Library building under construction
Jacob Munoz
Louisville Free Public Library director Lee Burchfield said the Parkland branch is expected to be reopened by early 2025.

Louisville Metro Council has allocated millions in federal funds toward library renovation and reopening projects and delayed park maintenance. The money became available after the city canceled a $40 million workforce contract.

Metro Council members approved the American Rescue Plan Act spending last week in a near-unanimous vote, weeks after Louisville Mayor Craig Greenberg announced he had terminated support for a health care workforce project, following an ethics scandal involving a council member.

More than half the $40 million is now set aside for four public libraries — renovating some branches and building a new one — and deferred parks projects across the city.

Last year, city lawmakers allocated more than $14.5 million in ARP funds for the libraries.
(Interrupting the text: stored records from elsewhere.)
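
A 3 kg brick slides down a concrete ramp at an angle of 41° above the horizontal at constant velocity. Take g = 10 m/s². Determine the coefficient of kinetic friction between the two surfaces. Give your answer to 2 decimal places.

0.87

At constant velocity the net force along the incline is zero: mg sin 41° = μ mg cos 41°.
So μ = tan 41° = 0.6561 / 0.7547 = 0.8694.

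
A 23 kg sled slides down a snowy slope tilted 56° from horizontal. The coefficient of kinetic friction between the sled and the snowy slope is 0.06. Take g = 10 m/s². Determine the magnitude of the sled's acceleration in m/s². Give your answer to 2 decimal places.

Resolving the weight along the incline: the component pulling the sled down the slope is mg sin 56° = 23 × 10 × 0.8290 = 190.670 N, and the normal force is N = mg cos 56° = 23 × 10 × 0.5592 = 128.616 N.
Kinetic friction acts up the slope with magnitude f = μN = 0.06 × 128.616 = 7.717 N.
Net force along the incline is 190.670 − 7.717 = 182.953 N, so a = 182.953 / 23 = 7.9545 m/s².

7.95 m/s²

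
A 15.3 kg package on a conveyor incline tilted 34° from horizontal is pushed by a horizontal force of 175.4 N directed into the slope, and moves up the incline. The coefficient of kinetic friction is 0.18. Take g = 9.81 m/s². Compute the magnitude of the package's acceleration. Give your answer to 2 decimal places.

The horizontal push has components F cos 34° = 175.4 × 0.8290 = 145.407 N up the incline and F sin 34° = 175.4 × 0.5592 = 98.084 N pressing into the surface.
The normal force is therefore N = mg cos 34° + F sin 34° = 124.427 + 98.084 = 222.511 N, and kinetic friction down the slope is μN = 0.18 × 222.511 = 40.052 N.
Along the incline: F cos 34° − mg sin 34° − μN = ma, so 145.407 − 83.932 − 40.052 = 15.3 a, giving a = 1.4002 m/s².

1.40 m/s²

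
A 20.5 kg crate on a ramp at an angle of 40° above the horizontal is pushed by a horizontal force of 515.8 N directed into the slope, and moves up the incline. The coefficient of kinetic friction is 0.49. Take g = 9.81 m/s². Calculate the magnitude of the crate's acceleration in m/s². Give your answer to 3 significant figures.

The horizontal push has components F cos 40° = 515.8 × 0.7660 = 395.103 N up the incline and F sin 40° = 515.8 × 0.6428 = 331.556 N pressing into the surface.
The normal force is therefore N = mg cos 40° + F sin 40° = 154.046 + 331.556 = 485.602 N, and kinetic friction down the slope is μN = 0.49 × 485.602 = 237.945 N.
Along the incline: F cos 40° − mg sin 40° − μN = ma, so 395.103 − 129.270 − 237.945 = 20.5 a, giving a = 1.3604 m/s².

1.36 m/s²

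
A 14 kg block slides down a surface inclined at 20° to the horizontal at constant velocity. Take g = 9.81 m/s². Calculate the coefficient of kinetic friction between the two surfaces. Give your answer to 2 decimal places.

0.36

At constant velocity the net force along the incline is zero: mg sin 20° = μ mg cos 20°.
So μ = tan 20° = 0.3420 / 0.9397 = 0.3639.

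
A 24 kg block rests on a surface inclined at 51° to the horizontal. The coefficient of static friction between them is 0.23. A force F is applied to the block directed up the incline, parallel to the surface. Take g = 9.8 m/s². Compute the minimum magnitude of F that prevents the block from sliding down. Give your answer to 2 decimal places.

148.74 N

The normal force is N = mg cos 51° = 148.016 N. With F at its minimum the block is on the verge of sliding down, so static friction is at its maximum μ_s N = 0.23 × 148.016 = 34.044 N and acts up the slope.
Equilibrium along the incline: F + μ_s N = mg sin 51°, so F = 182.785 − 34.044 = 148.741 N.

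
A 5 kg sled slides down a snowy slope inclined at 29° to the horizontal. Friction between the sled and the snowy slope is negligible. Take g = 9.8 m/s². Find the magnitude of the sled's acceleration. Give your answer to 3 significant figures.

Resolving the weight along the incline: the component pulling the sled down the slope is mg sin 29° = 5 × 9.8 × 0.4848 = 23.755 N, and the normal force is N = mg cos 29° = 5 × 9.8 × 0.8746 = 42.855 N.
With no friction the net force along the incline is 23.755 N, so a = g sin 29° = 23.755 / 5 = 4.7510 m/s².

4.75 m/s²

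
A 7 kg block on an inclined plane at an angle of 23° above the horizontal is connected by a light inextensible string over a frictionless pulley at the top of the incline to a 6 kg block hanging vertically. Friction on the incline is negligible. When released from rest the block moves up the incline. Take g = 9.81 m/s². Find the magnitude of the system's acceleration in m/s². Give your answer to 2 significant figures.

2.5 m/s²

For the block on the incline: the weight component along the slope is m₁g sin 23° = 7 × 9.81 × 0.3907 = 26.829 N and the normal force is N = m₁g cos 23° = 63.211 N.
Newton's second law for the block (up-slope positive): T − 26.829 = 7 a. For the hanging block (downward positive): 6 × 9.81 − T = 6 a.
Adding the two equations eliminates T: 32.031 = 13 a, so a = 2.4639 m/s².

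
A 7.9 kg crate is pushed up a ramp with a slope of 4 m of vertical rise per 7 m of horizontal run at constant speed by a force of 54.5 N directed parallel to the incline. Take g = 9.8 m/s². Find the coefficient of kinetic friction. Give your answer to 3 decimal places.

0.239

At constant speed ΣF = 0 along the incline. The applied 54.5 N acts up the slope; the weight component mg sin 29.74° = 38.411 N and kinetic friction μN both act down the slope.
So 54.5 = 38.411 + μ × 67.219, giving μ = (54.5 − 38.411) / 67.219 = 0.2394.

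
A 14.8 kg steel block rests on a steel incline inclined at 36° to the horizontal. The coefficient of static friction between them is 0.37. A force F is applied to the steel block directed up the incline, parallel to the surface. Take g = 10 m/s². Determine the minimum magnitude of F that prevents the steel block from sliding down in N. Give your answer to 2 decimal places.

The normal force is N = mg cos 36° = 119.735 N. With F at its minimum the steel block is on the verge of sliding down, so static friction is at its maximum μ_s N = 0.37 × 119.735 = 44.302 N and acts up the slope.
Equilibrium along the incline: F + μ_s N = mg sin 36°, so F = 86.992 − 44.302 = 42.690 N.

42.69 N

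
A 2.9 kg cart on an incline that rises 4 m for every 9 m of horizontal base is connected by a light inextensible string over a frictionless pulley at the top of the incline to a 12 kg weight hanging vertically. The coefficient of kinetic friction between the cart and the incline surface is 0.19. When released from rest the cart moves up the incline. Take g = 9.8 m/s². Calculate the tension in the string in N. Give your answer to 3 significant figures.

36.2 N

For the cart on the incline: the weight component along the slope is m₁g sin 23.96° = 2.9 × 9.8 × 0.4061 = 11.541 N and the normal force is N = m₁g cos 23.96° = 25.971 N.
Kinetic friction opposes the cart's motion up the incline: f = μN = 0.19 × 25.971 = 4.934 N acting down the slope.
Newton's second law for the cart (up-slope positive): T − 11.541 − 4.934 = 2.9 a. For the hanging weight (downward positive): 12 × 9.8 − T = 12 a.
Adding the two equations eliminates T: 101.125 = 14.9 a, so a = 6.7869 m/s².
Then from the hanging weight's equation, T = 12 × (9.8 − 6.7869) = 36.157 N.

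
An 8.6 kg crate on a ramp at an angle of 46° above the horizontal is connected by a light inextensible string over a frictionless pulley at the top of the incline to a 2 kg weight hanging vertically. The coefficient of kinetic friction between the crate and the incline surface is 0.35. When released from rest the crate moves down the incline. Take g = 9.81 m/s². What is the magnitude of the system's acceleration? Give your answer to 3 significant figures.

1.94 m/s²

For the crate on the incline: the weight component along the slope is m₁g sin 46° = 8.6 × 9.81 × 0.7193 = 60.684 N and the normal force is N = m₁g cos 46° = 58.606 N.
Kinetic friction opposes the crate's motion down the incline: f = μN = 0.35 × 58.606 = 20.512 N acting up the slope.
Newton's second law for the crate (down-slope positive): 60.684 − 20.512 − T = 8.6 a. For the hanging weight (upward positive): T − 2 × 9.81 = 2 a.
Adding the two equations eliminates T: 20.552 = 10.6 a, so a = 1.9389 m/s².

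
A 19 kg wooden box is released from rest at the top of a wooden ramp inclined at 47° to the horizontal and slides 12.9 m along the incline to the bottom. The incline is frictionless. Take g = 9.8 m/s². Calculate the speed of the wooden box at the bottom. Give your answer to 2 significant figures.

14 m/s

The weight component along the incline is mg sin 47° = 136.178 N and the normal force is N = mg cos 47° = 126.988 N.
With no friction, a = g sin 47° = 7.1673 m/s².
Starting from rest over a distance of 12.9 m, v² = 2aL = 2 × 7.1673 × 12.9 = 184.9163, so v = 13.5984 m/s.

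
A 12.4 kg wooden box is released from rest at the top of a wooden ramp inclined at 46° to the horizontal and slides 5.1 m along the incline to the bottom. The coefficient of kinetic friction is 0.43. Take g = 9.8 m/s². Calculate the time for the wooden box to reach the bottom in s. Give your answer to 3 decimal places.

1.573 s

The weight component along the incline is mg sin 46° = 87.414 N and the normal force is N = mg cos 46° = 84.415 N.
Friction up the slope is f = μN = 0.43 × 84.415 = 36.298 N, so the net downslope force is 87.414 − 36.298 = 51.116 N and a = 51.116 / 12.4 = 4.1223 m/s².
Starting from rest, L = ½at², so t = √(2L/a) = √(2 × 5.1 / 4.1223) = 1.5730 s.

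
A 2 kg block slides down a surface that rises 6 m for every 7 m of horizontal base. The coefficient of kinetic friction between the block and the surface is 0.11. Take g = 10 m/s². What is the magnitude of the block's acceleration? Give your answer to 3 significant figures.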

But Lee Burchfield, director of the Louisville Free Public Library, said Tuesday that project estimates have become more expensive since then due to construction.

“We already had increased what we were anticipating them to cost from our original cost projections, from like three years ago,” Burchfield said. “But when the bids came back, they were even higher than those increased estimates.”

Burchfield said he previously estimated that renovating the Parkland and Portland libraries could be finished by the end of this year. However, those expectations were too optimistic, he said, and the bidding and design processes have taken longer than anticipated.

He said the renovated Parkland and Portland libraries are now projected to open in early 2025, and that the Portland expansion is increasing by about 1,500 square feet. Burchfield noted that the two branches are in historically-disinvested neighborhoods in west Louisville.

“For both Parkland and Portland, this is going to completely change the experience that people in those neighborhoods have when they come to their local library,” Burchfield said.

He added that he expects work on the Main Library and the new Fern Creek location to be finished by the end of 2025.

The Louisville Free Public Library Foundation has also committed to raising $5 million for the projects, which would leave around $4.7 million in unmet funding needs.

A woman speaks at a lectern. A group of people stand behind her and listen.
Jacob Munoz
Metro Council member Tammy Hawkins, a District 1 Democrat, speaks at a press conference at the closed Parkland Library on Dec. 19, 2023.

Construction workers were working at the closed Parkland Library on Tuesday, as city officials and leaders gathered to celebrate the new Metro Council funding.

At the event, Mayor Craig Greenberg said the reallocated funding supported goals that work together. The remaining $15 million went toward workforce and personal finance projects led by nonprofits.

“Today is a wonderful day, because we are celebrating this historic investment,” Greenberg said, adding it would encourage “businesses [to] want to locate in Louisville, because we have great parks and great libraries and other great amenities that make it a great place to live.”

Jason Canuel, director of Louisville Metro’s Parks department, thanked the mayor and city officials in a press release.

“Each of these projects is vitally important to those who use our parks and community centers every single day,” Canuel said.

Groups using any ARP funds are required to spend them by the end of 2026.